Baumeister and Sommer argue that males use social dominance to gain
popularity, as power attracts associates. They also suggest that a broader
social sphere may encourage a concern with power because large groups tend to
be hierarchical.
So how can understanding about these different socialisation strategies
help us? To begin with, knowing why people display these behavioural
differences can help us to better interpret these behaviours. For example,
people who tend to be modest may interpret boasting as a sign of arrogance,
when it may actually reflect the desire to be accepted through trying to
impress others. On the other side of the coin, people who are more likely to
apologise may be perceived as lacking in self-confidence by those who apologise
less, as the latter do not expect people to apologise for relatively minor
offenses. Yet those who apologise less may be perceived as rude and
inconsiderate by the former.
Understanding when different social strategies are effective may also
help us to use them more judiciously.
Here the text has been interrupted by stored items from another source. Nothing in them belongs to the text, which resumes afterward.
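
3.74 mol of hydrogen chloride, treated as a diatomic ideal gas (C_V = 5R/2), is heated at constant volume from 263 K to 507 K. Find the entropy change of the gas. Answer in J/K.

At constant volume, ΔS = nC_V ln(T₂/T₁) with C_V = 5R/2 = 20.79 J mol⁻¹ K⁻¹.
ΔS = 3.74 × 20.79 × ln(507/263) = 51 J/K.

ΔS = 51 J/K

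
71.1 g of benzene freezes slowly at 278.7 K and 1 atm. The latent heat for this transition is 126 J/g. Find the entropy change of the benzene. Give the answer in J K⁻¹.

ΔS = -32.1 J/K

Heat released by the substance: Q = −mL = −71.1 × 126 = −8958.6 J.
At constant T, ΔS = Q_rev/T = −8958.6 / 278.7 = -32.1 J/K.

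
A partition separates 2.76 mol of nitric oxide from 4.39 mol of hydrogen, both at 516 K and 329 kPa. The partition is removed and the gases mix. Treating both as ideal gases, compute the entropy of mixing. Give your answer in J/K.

Mole fractions: x_A = 2.76/7.15 = 0.386, x_B = 0.614.
ΔS_mix = −R(n_A ln x_A + n_B ln x_B) = −8.314 × (2.76 ln 0.386 + 4.39 ln 0.614) = 39.6 J/K.

ΔS_mix = 39.6 J/K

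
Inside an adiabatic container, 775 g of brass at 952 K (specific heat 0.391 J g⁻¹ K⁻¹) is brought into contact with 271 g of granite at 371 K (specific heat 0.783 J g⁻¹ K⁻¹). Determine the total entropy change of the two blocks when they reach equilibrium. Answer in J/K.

ΔS_total = 50.8 J/K

Energy balance: T_f = (m₁c₁T₁ + m₂c₂T₂)/(m₁c₁ + m₂c₂) = 712.71 K.
ΔS₁ = m₁c₁ ln(T_f/T₁) = 303.025 × ln(712.71/952) = -87.72 J/K.
ΔS₂ = m₂c₂ ln(T_f/T₂) = 212.193 × ln(712.71/371) = 138.5 J/K.
ΔS_total = -87.72 + 138.5 = 50.8 J/K.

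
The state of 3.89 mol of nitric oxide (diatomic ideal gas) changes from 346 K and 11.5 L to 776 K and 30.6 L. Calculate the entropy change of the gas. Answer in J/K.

ΔS = 97 J/K

Entropy is a state function: ΔS = nC_V ln(T₂/T₁) + nR ln(V₂/V₁), with C_V = 5R/2 = 20.79 J mol⁻¹ K⁻¹ for a diatomic ideal gas.
ΔS = 3.89 × [20.79 × ln(776/346) + 8.314 × ln(30.6/11.5)] = 97 J/K.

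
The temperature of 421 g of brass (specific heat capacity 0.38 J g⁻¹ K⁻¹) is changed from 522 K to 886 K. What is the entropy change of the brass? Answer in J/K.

ΔS = ∫dQ_rev/T = m c ln(T₂/T₁) = 421 × 0.38 × ln(886/522) = 84.6 J/K.

ΔS = 84.6 J/K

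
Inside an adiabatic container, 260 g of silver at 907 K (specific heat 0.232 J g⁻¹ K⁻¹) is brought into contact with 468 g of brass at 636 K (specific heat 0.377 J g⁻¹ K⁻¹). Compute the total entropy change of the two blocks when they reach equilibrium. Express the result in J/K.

ΔS_total = 2.99 J/K

Energy balance: T_f = (m₁c₁T₁ + m₂c₂T₂)/(m₁c₁ + m₂c₂) = 705.04 K.
ΔS₁ = m₁c₁ ln(T_f/T₁) = 60.32 × ln(705.04/907) = -15.19 J/K.
ΔS₂ = m₂c₂ ln(T_f/T₂) = 176.436 × ln(705.04/636) = 18.18 J/K.
ΔS_total = -15.19 + 18.18 = 2.99 J/K.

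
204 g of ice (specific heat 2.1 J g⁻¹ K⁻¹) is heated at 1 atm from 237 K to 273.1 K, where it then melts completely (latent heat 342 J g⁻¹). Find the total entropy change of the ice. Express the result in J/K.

ΔS = 316 J/K

Warming step: ΔS₁ = m c ln(T_tr/T_i) = 204 × 2.1 × ln(273.1/237) = 60.74 J/K.
Phase change: ΔS₂ = +mL/T_tr = 204 × 342 / 273.1 = 255.5 J/K.
ΔS_total = (60.74) + (255.5) = 316 J/K.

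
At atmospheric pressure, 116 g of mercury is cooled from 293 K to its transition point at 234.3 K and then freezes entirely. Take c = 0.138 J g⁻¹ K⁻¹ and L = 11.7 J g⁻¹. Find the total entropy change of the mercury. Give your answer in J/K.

Cooling step: ΔS₁ = m c ln(T_tr/T_i) = 116 × 0.138 × ln(234.3/293) = -3.579 J/K.
Phase change: ΔS₂ = −mL/T_tr = −116 × 11.7 / 234.3 = -5.793 J/K.
ΔS_total = (-3.579) + (-5.793) = -9.37 J/K.

ΔS = -9.37 J/K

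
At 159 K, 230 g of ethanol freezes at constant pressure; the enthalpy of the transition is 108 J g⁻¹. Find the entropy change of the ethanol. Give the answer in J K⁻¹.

ΔS = -156 J/K

Heat released by the substance: Q = −mL = −230 × 108 = −24840 J.
At constant T, ΔS = Q_rev/T = −24840 / 159 = -156 J/K.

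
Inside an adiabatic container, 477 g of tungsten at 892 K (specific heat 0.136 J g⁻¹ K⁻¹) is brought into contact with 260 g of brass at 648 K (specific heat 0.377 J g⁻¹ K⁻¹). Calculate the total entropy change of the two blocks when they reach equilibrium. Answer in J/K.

Energy balance: T_f = (m₁c₁T₁ + m₂c₂T₂)/(m₁c₁ + m₂c₂) = 745.17 K.
ΔS₁ = m₁c₁ ln(T_f/T₁) = 64.872 × ln(745.17/892) = -11.67 J/K.
ΔS₂ = m₂c₂ ln(T_f/T₂) = 98.02 × ln(745.17/648) = 13.7 J/K.
ΔS_total = -11.67 + 13.7 = 2.03 J/K.

ΔS_total = 2.03 J/K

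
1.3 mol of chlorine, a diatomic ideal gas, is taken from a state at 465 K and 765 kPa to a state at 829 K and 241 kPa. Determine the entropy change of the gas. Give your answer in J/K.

ΔS = 34.4 J/K

ΔS = nC_p ln(T₂/T₁) − nR ln(P₂/P₁), with C_p = 7R/2 = 29.1 J mol⁻¹ K⁻¹ for a diatomic ideal gas.
ΔS = 1.3 × [29.1 × ln(829/465) − 8.314 × ln(241/765)] = 34.4 J/K.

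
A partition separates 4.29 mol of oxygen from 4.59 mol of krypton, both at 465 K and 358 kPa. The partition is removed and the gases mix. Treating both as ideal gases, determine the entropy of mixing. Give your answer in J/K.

Mole fractions: x_A = 4.29/8.88 = 0.483, x_B = 0.517.
ΔS_mix = −R(n_A ln x_A + n_B ln x_B) = −8.314 × (4.29 ln 0.483 + 4.59 ln 0.517) = 51.1 J/K.

ΔS_mix = 51.1 J/K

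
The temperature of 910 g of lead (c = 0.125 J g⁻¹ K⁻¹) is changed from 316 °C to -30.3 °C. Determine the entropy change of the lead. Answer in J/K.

In kelvin: T₁ = 589.15 K, T₂ = 242.85 K. ΔS = ∫dQ_rev/T = m c ln(T₂/T₁) = 910 × 0.125 × ln(242.85/589.15) = -101 J/K.

ΔS = -101 J/K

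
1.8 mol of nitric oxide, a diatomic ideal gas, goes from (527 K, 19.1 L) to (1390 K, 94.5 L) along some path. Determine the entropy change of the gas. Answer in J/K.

Entropy is a state function: ΔS = nC_V ln(T₂/T₁) + nR ln(V₂/V₁), with C_V = 5R/2 = 20.79 J mol⁻¹ K⁻¹ for a diatomic ideal gas.
ΔS = 1.8 × [20.79 × ln(1390/527) + 8.314 × ln(94.5/19.1)] = 60.2 J/K.

ΔS = 60.2 J/K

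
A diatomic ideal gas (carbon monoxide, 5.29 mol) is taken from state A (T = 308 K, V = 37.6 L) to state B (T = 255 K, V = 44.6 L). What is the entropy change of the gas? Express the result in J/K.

Entropy is a state function: ΔS = nC_V ln(T₂/T₁) + nR ln(V₂/V₁), with C_V = 5R/2 = 20.79 J mol⁻¹ K⁻¹ for a diatomic ideal gas.
ΔS = 5.29 × [20.79 × ln(255/308) + 8.314 × ln(44.6/37.6)] = -13.3 J/K.

ΔS = -13.3 J/K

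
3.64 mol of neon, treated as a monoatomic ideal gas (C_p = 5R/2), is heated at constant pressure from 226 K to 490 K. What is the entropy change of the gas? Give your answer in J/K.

At constant pressure, ΔS = nC_p ln(T₂/T₁) with C_p = 5R/2 = 20.79 J mol⁻¹ K⁻¹.
ΔS = 3.64 × 20.79 × ln(490/226) = 58.5 J/K.

ΔS = 58.5 J/K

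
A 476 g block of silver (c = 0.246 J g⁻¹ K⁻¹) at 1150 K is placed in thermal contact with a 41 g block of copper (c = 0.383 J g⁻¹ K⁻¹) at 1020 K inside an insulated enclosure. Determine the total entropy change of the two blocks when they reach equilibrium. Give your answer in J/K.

Energy balance: T_f = (m₁c₁T₁ + m₂c₂T₂)/(m₁c₁ + m₂c₂) = 1134.6 K.
ΔS₁ = m₁c₁ ln(T_f/T₁) = 117.096 × ln(1134.6/1150) = -1.5758 J/K.
ΔS₂ = m₂c₂ ln(T_f/T₂) = 15.703 × ln(1134.6/1020) = 1.6724 J/K.
ΔS_total = -1.5758 + 1.6724 = 0.0966 J/K.

ΔS_total = 0.0966 J/K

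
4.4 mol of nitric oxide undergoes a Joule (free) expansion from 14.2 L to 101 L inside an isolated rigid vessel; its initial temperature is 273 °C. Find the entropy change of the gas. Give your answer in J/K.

ΔS_gas = 71.8 J/K

For an ideal gas in free expansion Q = 0 and W = 0, so T is unchanged.
Entropy is a state function; using a reversible isothermal path, ΔS_gas = nR ln(V₂/V₁) = 4.4 × 8.314 × ln(101/14.2) = 71.8 J/K.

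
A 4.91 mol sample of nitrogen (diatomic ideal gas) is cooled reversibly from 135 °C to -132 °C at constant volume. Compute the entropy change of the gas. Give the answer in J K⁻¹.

ΔS = -108 J/K

In kelvin: T₁ = 408.15 K, T₂ = 141.15 K. At constant volume, ΔS = nC_V ln(T₂/T₁) with C_V = 5R/2 = 20.79 J mol⁻¹ K⁻¹.
ΔS = 4.91 × 20.79 × ln(141.15/408.15) = -108 J/K.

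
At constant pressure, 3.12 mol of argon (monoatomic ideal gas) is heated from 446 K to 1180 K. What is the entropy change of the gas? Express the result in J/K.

At constant pressure, ΔS = nC_p ln(T₂/T₁) with C_p = 5R/2 = 20.79 J mol⁻¹ K⁻¹.
ΔS = 3.12 × 20.79 × ln(1180/446) = 63.1 J/K.

ΔS = 63.1 J/K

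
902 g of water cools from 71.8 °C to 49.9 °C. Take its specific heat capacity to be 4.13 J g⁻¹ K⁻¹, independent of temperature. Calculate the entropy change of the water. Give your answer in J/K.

ΔS = -244 J/K

In kelvin: T₁ = 344.95 K, T₂ = 323.05 K. ΔS = ∫dQ_rev/T = m c ln(T₂/T₁) = 902 × 4.13 × ln(323.05/344.95) = -244 J/K.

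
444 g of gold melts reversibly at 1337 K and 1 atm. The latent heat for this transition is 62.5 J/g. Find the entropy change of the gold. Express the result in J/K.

Heat absorbed by the substance: Q = mL = 444 × 62.5 = 27750 J.
At constant T, ΔS = Q_rev/T = 27750 / 1337 = 20.8 J/K.

ΔS = 20.8 J/K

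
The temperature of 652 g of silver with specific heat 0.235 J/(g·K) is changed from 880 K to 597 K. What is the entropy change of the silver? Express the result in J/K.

ΔS = ∫dQ_rev/T = m c ln(T₂/T₁) = 652 × 0.235 × ln(597/880) = -59.5 J/K.

ΔS = -59.5 J/K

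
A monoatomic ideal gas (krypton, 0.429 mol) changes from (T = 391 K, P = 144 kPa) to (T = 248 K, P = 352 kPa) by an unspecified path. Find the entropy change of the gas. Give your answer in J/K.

ΔS = -7.25 J/K

ΔS = nC_p ln(T₂/T₁) − nR ln(P₂/P₁), with C_p = 5R/2 = 20.79 J mol⁻¹ K⁻¹ for a monoatomic ideal gas.
ΔS = 0.429 × [20.79 × ln(248/391) − 8.314 × ln(352/144)] = -7.25 J/K.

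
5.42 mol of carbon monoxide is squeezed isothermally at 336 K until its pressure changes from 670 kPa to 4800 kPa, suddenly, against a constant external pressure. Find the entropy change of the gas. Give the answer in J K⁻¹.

Entropy is a state function, so ΔS_gas depends only on the end states.
For an isothermal ideal gas ΔS_gas = nR ln(P₁/P₂) = 5.42 × 8.314 × ln(670/4800) = -88.7 J/K.

ΔS_gas = -88.7 J/K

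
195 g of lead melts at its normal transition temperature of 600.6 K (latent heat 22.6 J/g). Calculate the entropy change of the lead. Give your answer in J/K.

ΔS = 7.34 J/K

Heat absorbed by the substance: Q = mL = 195 × 22.6 = 4407 J.
At constant T, ΔS = Q_rev/T = 4407 / 600.6 = 7.34 J/K.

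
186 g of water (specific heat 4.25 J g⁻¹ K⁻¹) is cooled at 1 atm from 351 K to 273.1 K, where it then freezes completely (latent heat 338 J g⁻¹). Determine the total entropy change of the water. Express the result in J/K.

Cooling step: ΔS₁ = m c ln(T_tr/T_i) = 186 × 4.25 × ln(273.1/351) = -198.4 J/K.
Phase change: ΔS₂ = −mL/T_tr = −186 × 338 / 273.1 = -230.2 J/K.
ΔS_total = (-198.4) + (-230.2) = -429 J/K.

ΔS = -429 J/K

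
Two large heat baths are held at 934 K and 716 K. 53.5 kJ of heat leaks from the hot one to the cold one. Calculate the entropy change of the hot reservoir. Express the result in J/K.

The hot reservoir loses heat Q, so ΔS_hot = −Q/T_H = −53500/934 = -57.3 J/K.

ΔS_hot = -57.3 J/K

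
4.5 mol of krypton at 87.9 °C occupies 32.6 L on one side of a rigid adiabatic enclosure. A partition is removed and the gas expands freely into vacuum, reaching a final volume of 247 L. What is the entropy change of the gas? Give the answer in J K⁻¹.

For an ideal gas in free expansion Q = 0 and W = 0, so T is unchanged.
Entropy is a state function; using a reversible isothermal path, ΔS_gas = nR ln(V₂/V₁) = 4.5 × 8.314 × ln(247/32.6) = 75.8 J/K.

ΔS_gas = 75.8 J/K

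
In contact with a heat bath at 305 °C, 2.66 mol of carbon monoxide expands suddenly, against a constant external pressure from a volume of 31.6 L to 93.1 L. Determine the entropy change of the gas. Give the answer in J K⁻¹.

Entropy is a state function, so ΔS_gas depends only on the end states.
For an isothermal ideal gas ΔS_gas = nR ln(V₂/V₁) = 2.66 × 8.314 × ln(93.1/31.6) = 23.9 J/K.

ΔS_gas = 23.9 J/K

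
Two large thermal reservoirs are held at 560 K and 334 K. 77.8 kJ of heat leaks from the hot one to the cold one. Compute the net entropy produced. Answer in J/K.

ΔS_hot = −Q/T_H = −77800/560 = -138.9 J/K and ΔS_cold = +Q/T_C = 77800/334 = 232.9 J/K.
ΔS_total = -138.9 + 232.9 = 94 J/K, positive as the second law requires.

ΔS_total = 94 J/K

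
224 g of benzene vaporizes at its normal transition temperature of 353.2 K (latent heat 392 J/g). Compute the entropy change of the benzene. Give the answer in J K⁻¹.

Heat absorbed by the substance: Q = mL = 224 × 392 = 87808 J.
At constant T, ΔS = Q_rev/T = 87808 / 353.2 = 249 J/K.

ΔS = 249 J/K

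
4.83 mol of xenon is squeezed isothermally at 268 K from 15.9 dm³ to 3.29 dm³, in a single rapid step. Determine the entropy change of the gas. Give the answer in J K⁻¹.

Entropy is a state function, so ΔS_gas depends only on the end states.
For an isothermal ideal gas ΔS_gas = nR ln(V₂/V₁) = 4.83 × 8.314 × ln(3.29/15.9) = -63.3 J/K.

ΔS_gas = -63.3 J/K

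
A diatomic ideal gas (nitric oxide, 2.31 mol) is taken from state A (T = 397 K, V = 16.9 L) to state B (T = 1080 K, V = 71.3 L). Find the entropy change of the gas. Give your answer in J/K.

Entropy is a state function: ΔS = nC_V ln(T₂/T₁) + nR ln(V₂/V₁), with C_V = 5R/2 = 20.79 J mol⁻¹ K⁻¹ for a diatomic ideal gas.
ΔS = 2.31 × [20.79 × ln(1080/397) + 8.314 × ln(71.3/16.9)] = 75.7 J/K.

ΔS = 75.7 J/K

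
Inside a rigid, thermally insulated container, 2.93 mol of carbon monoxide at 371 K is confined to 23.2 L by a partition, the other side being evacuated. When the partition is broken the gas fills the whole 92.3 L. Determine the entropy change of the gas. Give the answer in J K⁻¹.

No heat is exchanged and no work is done, so the ideal-gas temperature stays constant.
Entropy is a state function; using a reversible isothermal path, ΔS_gas = nR ln(V₂/V₁) = 2.93 × 8.314 × ln(92.3/23.2) = 33.6 J/K.

ΔS_gas = 33.6 J/K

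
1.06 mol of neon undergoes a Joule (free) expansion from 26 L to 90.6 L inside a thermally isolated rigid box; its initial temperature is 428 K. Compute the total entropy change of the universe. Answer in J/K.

No heat is exchanged and no work is done, so the ideal-gas temperature stays constant.
Entropy is a state function; using a reversible isothermal path, ΔS_gas = nR ln(V₂/V₁) = 1.06 × 8.314 × ln(90.6/26) = 11 J/K.
The insulated surroundings exchange no heat, so ΔS_surr = 0 and ΔS_universe = ΔS_gas.

ΔS_universe = 11 J/K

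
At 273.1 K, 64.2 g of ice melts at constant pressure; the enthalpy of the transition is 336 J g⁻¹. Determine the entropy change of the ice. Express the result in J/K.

Heat absorbed by the substance: Q = mL = 64.2 × 336 = 21571.2 J.
At constant T, ΔS = Q_rev/T = 21571.2 / 273.1 = 79 J/K.

ΔS = 79 J/K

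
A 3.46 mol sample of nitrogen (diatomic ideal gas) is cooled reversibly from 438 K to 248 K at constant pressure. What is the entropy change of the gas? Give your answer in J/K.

ΔS = -57.3 J/K

At constant pressure, ΔS = nC_p ln(T₂/T₁) with C_p = 7R/2 = 29.1 J mol⁻¹ K⁻¹.
ΔS = 3.46 × 29.1 × ln(248/438) = -57.3 J/K.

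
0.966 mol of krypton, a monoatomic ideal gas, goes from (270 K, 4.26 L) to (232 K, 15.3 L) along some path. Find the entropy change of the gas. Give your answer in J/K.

Entropy is a state function: ΔS = nC_V ln(T₂/T₁) + nR ln(V₂/V₁), with C_V = 3R/2 = 12.47 J mol⁻¹ K⁻¹ for a monoatomic ideal gas.
ΔS = 0.966 × [12.47 × ln(232/270) + 8.314 × ln(15.3/4.26)] = 8.44 J/K.

ΔS = 8.44 J/K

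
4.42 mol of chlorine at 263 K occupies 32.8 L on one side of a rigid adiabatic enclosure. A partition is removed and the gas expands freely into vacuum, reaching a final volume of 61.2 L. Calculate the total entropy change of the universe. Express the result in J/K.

ΔS_universe = 22.9 J/K

No heat is exchanged and no work is done, so the ideal-gas temperature stays constant.
Entropy is a state function; using a reversible isothermal path, ΔS_gas = nR ln(V₂/V₁) = 4.42 × 8.314 × ln(61.2/32.8) = 22.9 J/K.
The insulated surroundings exchange no heat, so ΔS_surr = 0 and ΔS_universe = ΔS_gas.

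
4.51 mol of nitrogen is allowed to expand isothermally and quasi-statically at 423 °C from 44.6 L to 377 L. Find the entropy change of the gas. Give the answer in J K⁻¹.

For an isothermal ideal gas ΔS_gas = nR ln(V₂/V₁) = 4.51 × 8.314 × ln(377/44.6) = 80 J/K.

ΔS_gas = 80 J/K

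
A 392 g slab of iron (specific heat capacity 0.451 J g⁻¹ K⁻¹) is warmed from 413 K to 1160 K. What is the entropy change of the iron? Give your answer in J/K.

ΔS = 183 J/K

ΔS = ∫dQ_rev/T = m c ln(T₂/T₁) = 392 × 0.451 × ln(1160/413) = 183 J/K.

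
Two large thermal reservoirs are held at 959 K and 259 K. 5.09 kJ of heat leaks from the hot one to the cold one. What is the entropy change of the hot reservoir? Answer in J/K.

The hot reservoir loses heat Q, so ΔS_hot = −Q/T_H = −5090/959 = -5.31 J/K.

ΔS_hot = -5.31 J/K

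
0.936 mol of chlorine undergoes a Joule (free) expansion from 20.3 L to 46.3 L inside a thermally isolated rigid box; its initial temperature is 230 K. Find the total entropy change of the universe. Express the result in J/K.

For an ideal gas in free expansion Q = 0 and W = 0, so T is unchanged.
Entropy is a state function; using a reversible isothermal path, ΔS_gas = nR ln(V₂/V₁) = 0.936 × 8.314 × ln(46.3/20.3) = 6.42 J/K.
The insulated surroundings exchange no heat, so ΔS_surr = 0 and ΔS_universe = ΔS_gas.

ΔS_universe = 6.42 J/K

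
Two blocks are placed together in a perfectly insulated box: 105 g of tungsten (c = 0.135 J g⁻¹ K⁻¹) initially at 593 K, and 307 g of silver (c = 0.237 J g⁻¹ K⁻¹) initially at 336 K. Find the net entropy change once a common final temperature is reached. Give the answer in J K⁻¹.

ΔS_total = 2.16 J/K

Energy balance: T_f = (m₁c₁T₁ + m₂c₂T₂)/(m₁c₁ + m₂c₂) = 377.91 K.
ΔS₁ = m₁c₁ ln(T_f/T₁) = 14.175 × ln(377.91/593) = -6.3866 J/K.
ΔS₂ = m₂c₂ ln(T_f/T₂) = 72.759 × ln(377.91/336) = 8.5515 J/K.
ΔS_total = -6.3866 + 8.5515 = 2.16 J/K.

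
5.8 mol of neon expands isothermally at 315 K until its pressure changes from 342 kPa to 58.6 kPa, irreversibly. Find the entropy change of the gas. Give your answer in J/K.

Entropy is a state function, so ΔS_gas depends only on the end states.
For an isothermal ideal gas ΔS_gas = nR ln(P₁/P₂) = 5.8 × 8.314 × ln(342/58.6) = 85.1 J/K.

ΔS_gas = 85.1 J/K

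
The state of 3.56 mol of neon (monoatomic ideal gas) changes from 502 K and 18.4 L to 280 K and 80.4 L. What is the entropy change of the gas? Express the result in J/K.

Entropy is a state function: ΔS = nC_V ln(T₂/T₁) + nR ln(V₂/V₁), with C_V = 3R/2 = 12.47 J mol⁻¹ K⁻¹ for a monoatomic ideal gas.
ΔS = 3.56 × [12.47 × ln(280/502) + 8.314 × ln(80.4/18.4)] = 17.7 J/K.

ΔS = 17.7 J/K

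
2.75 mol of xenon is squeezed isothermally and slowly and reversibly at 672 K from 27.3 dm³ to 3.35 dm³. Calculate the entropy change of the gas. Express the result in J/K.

ΔS_gas = -48 J/K

For an isothermal ideal gas ΔS_gas = nR ln(V₂/V₁) = 2.75 × 8.314 × ln(3.35/27.3) = -48 J/K.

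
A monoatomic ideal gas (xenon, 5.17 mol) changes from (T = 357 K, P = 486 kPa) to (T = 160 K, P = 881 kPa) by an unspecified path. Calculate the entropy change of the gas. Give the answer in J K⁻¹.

ΔS = -112 J/K

ΔS = nC_p ln(T₂/T₁) − nR ln(P₂/P₁), with C_p = 5R/2 = 20.79 J mol⁻¹ K⁻¹ for a monoatomic ideal gas.
ΔS = 5.17 × [20.79 × ln(160/357) − 8.314 × ln(881/486)] = -112 J/K.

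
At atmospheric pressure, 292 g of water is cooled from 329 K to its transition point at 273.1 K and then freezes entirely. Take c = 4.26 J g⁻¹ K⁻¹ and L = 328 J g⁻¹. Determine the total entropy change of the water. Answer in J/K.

Cooling step: ΔS₁ = m c ln(T_tr/T_i) = 292 × 4.26 × ln(273.1/329) = -231.6 J/K.
Phase change: ΔS₂ = −mL/T_tr = −292 × 328 / 273.1 = -350.7 J/K.
ΔS_total = (-231.6) + (-350.7) = -582 J/K.

ΔS = -582 J/K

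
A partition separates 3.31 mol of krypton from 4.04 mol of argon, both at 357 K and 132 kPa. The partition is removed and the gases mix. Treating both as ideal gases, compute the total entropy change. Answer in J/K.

Mole fractions: x_A = 3.31/7.35 = 0.45, x_B = 0.55.
ΔS_mix = −R(n_A ln x_A + n_B ln x_B) = −8.314 × (3.31 ln 0.45 + 4.04 ln 0.55) = 42.1 J/K.

ΔS_mix = 42.1 J/K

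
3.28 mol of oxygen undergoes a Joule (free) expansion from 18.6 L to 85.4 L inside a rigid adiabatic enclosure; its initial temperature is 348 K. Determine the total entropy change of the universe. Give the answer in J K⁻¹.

For an ideal gas in free expansion Q = 0 and W = 0, so T is unchanged.
Entropy is a state function; using a reversible isothermal path, ΔS_gas = nR ln(V₂/V₁) = 3.28 × 8.314 × ln(85.4/18.6) = 41.6 J/K.
The insulated surroundings exchange no heat, so ΔS_surr = 0 and ΔS_universe = ΔS_gas.

ΔS_universe = 41.6 J/K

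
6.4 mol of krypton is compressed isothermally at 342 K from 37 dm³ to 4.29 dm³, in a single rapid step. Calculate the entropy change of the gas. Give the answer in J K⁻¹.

Entropy is a state function, so ΔS_gas depends only on the end states.
For an isothermal ideal gas ΔS_gas = nR ln(V₂/V₁) = 6.4 × 8.314 × ln(4.29/37) = -115 J/K.

ΔS_gas = -115 J/K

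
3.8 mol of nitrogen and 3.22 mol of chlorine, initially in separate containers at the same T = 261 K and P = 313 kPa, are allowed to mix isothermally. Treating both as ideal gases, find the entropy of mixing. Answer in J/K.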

For example, since boasting discourages
intimacy, it is less suited to situations such as romantic contexts, close
collaborations, and the disclosure of confidences. By contrast, self-confidence
tends to be favoured in contexts where people are judged for their abilities,
such as in the workplace. This may partly explain why women are less likely to
be promoted than men, and also why they are less likely to put themselves
forward for promotion.
Thus, understanding the functions and contexts of different social
strategies allows us to move beyond the bounds of social sphere size. It allows
us to consciously adapt strategies from the two spheres to fulfill the aims of both
achieving close intimacy and having a wider social influence.
References
Baumeister,
R. F., & Sommer, K. L. (1997). What do men want? Gender differences
and two spheres of belongingness: Comment on Cross and Madson (1997). Psychological Bulletin, 122(1), 38-44.Cross, S. E., & Madson, L. (1997). Models of the self: self-construals and gender. Psychological Bulletin, 122(1), 5-37.
Reuben, E., Rey-Biel, P., Sapienza, P., & Zingales, L. (2012). The emergence of male leadership in competitive environments. Journal of Economic Behavior & Organization, 83(1), 111-117.
Schumann, K., & Ross, M. (2010). Why Women Apologize More Than Men Gender Differences in Thresholds for Perceiving Offensive Behavior. Psychological Science, 21(11), 1649-1655.